The UK is rolling out its own vape tax starting October 1, 2026. The levy is straightforward: £2.20 per 10ml of e-liquid, nicotine or not. A new tax stamp system will be enforced, with a six-month grace period. From April 2027, any unstamped product will be banned from sale.

The UK’s Independent British Vape Trade Association isn’t happy about it. They warn that higher prices could slow the shift from smoking to safer alternatives, hitting low-income users hardest. Still, they’re working with regulators to smooth implementation—and calling for stricter enforcement after 2027 to protect legitimate businesses.

Middle East Turmoil Adds the Final Straw

Then there’s the situation in the Middle East. The Strait of Hormuz—through which 20–30% of global seaborne trade passes—has become a flashpoint. Major carriers like MSC and Maersk have suspended routes, forcing ships to detour around the Cape of Good Hope. That adds 10–15 days to a typical Shenzhen-to-Dubai run, stretching delivery from 25 days to over 40.
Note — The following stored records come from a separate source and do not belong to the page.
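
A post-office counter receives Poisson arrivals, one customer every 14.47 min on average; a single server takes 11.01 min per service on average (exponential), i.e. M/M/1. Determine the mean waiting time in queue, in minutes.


λ = 60/14.47 = 4.1465 /hr
μ = 60/11.01 = 5.4496 /hr
ρ = λ/μ = 4.1465/5.4496 = 0.7609
Wq = ρ/(μ−λ) = 0.7609/(5.4496−4.1465) = 0.58391 hr
In minutes: 0.58391·60 = 35.035 min

Final: 35.035 min


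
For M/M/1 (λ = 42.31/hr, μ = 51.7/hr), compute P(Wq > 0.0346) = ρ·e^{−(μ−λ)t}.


ρ = 42.31/51.7 = 0.8184
P(Wq > t) = ρ·e^{−(μ−λ)t} = 0.8184·e^{−0.3249}
= 0.8184·0.722604 = 0.591361

Final: 0.591361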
Costs are exploding. War risk surcharges, emergency contingency fees, and higher fuel prices have pushed container freight rates up 150–250%. And that’s just shipping. Crude oil prices are climbing, which directly drives up the cost of PG, VA, and cooling agents—key ingredients for vape liquids.

Air freight isn’t immune either. About 30–40% of China-to-Europe vape air cargo relies on hubs in Doha, Dubai, and Abu Dhabi. Any escalation involving Iran could disrupt those transit points, forcing carriers like Qatar Airways, Emirates, and Etihad to adjust schedules. Higher jet fuel costs will inevitably trickle down via fuel surcharges.
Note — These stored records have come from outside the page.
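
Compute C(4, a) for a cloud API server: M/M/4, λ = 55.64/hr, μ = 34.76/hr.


a = λ/μ = 1.6007; ρ = a/4 = 0.4002
P₀ = 0.199149 (from M/M/c formula)
C(c,a) = [a^c/(c!(1−ρ))]·P₀ = [6.56492/(24·0.5998)]·0.199149
= 0.45603·0.199149 = 0.090817

Final: 0.090817


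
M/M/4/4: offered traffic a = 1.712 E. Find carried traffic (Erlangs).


B(4,1.712) = 0.066633 (Erlang-B)
Carried load = a(1 − B) = 1.712·(1 − 0.066633) = 1.712·0.933367 = 1.5979 E

Final: 1.5979 Erlangs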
Who Survives the Shakeout?

All these pressures are forcing a brutal industry reset. Small players are running out of room. Between the lost export rebate, the UK’s tax stamp, and the soaring logistics costs, staying compliant has never been more expensive. A single PMTA application to the US FDA costs millions of dollars—and most are rejected. That turns the US from an opportunity market into a high-risk, high-compliance minefield.

The big players are adapting. Smoore says it will invest in advanced automation to cut labor costs and boost efficiency. Boton has just finished a new factory complex in Huizhou, with fixed assets worth around 400 million yuan.

But for the rest? The message is clear: the era of cheap vapes is over. Higher prices are coming, and not everyone will make it through.